Why are young American women having earlier and more irregular periods than before?

Young women have earlier and more irregular periods than previous generations, reveals a study published on May 29 in the scientific journal Jama Network Open.

The latter, which covers 71,341 American women born between 1950 and 2005, reveals that the average age of first menstruation has fallen to “11.9 years for women born between 2000 and 2005”, against “12.5 years for those born between 1950 and 1969”, notes the American daily The Washington Post.

Young women are also more likely to have their periods before the age of 11, or even from the age of 9. Young non-white girls would be more concerned than others by this precocity.

Health risk

In addition to being earlier, the study shows that menstrual cycles are also more erratic, and that the time between “first periods” and the “regularity of the cycle” has also become longer – the study puts it at around three years, decrypted Stat. So many indicators of a “deterioration of overall reproductive health and population health”, underlines this site specializing in the health sector.

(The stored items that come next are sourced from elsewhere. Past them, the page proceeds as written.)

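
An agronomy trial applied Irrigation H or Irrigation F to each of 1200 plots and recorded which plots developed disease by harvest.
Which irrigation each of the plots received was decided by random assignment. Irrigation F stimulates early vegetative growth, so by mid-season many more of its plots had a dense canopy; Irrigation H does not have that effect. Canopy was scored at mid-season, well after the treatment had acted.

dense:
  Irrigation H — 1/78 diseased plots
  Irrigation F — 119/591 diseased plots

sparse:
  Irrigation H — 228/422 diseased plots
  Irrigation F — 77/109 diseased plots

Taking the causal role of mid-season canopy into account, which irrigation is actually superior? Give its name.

Irrigation F

The mid-season canopy-specific comparison favours Irrigation H throughout, but the pooled figures favour Irrigation F. The question is whether to condition on mid-season canopy.
Because the irrigation influences mid-season canopy, mid-season canopy is a post-treatment mediator, not a confounder. Stratifying on it would bias the estimate; the causal effect is the crude pooled difference.
Pooled: Irrigation H 45.8% vs Irrigation F 28.0%; Irrigation F is lower overall.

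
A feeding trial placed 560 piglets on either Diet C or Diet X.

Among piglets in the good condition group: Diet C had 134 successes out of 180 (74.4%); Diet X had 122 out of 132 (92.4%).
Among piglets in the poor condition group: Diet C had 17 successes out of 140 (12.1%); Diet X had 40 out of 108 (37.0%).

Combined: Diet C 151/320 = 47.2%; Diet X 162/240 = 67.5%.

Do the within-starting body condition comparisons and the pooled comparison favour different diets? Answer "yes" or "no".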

In fact, previous studies have already established a link between early menstruation and an increased risk of health problems later in life, such as menstruation. cardiovascular illnesses And cancers.

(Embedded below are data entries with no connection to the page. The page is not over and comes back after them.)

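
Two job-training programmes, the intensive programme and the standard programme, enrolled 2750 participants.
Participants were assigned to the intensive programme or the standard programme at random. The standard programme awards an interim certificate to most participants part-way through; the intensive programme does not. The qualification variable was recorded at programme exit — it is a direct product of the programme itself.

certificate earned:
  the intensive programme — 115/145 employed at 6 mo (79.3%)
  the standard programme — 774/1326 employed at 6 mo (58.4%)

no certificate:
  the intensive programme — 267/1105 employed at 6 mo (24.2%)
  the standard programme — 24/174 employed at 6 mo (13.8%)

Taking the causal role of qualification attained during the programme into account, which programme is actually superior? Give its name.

the standard programme

Qualification attained during the programme is recorded after the programme and is itself shifted by it — it sits on the causal path from programme to outcome. Conditioning on a mediator would strip out part of the effect we want; the pooled comparison gives the total causal effect.
Pooled: the intensive programme 30.6% vs the standard programme 53.2%; the standard programme is higher overall.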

The fact that young women also take longer to have a regular cycle exposes them to “increased risks of irregular cycles” for the rest of their lives, which can “be a cause of infertility”, continues Stat.

How to explain this change in menstruation? Further studies are needed, but Stat advances multifactorial causes, linked to “food”, “physical activity”, or “exposure to endocrine-disrupting chemicals”.

In addition, thanks to the body mass index, provided by approximately 10,000 participants, the study was able to estimate that “46% of this reduction in the age of first menstruation could be attributed to a higher BMI”, especially because puberty has “needs some accumulation of fat mass to trigger”.

Origin and socio-economic status

Participants who identified themselves as “Asian, black, Hispanic or multiracial”, but also those belonging to a “lower socio-economic status, have “systematically declared an earlier average age of first period than white and/or wealthier participants”, notes the New York site NBC News.

If researchers claim that “this data is important”, to the extent that the study is “one of the first to examine early menstruation in the context of race and socioeconomic status,” these results “are not generalizable to all American women”, affirms the Washington Post.

This study, inventory of a “new worrying trend”, has the merit of recognizing “the value of menstruation data as a health indicator”, concludes Stat.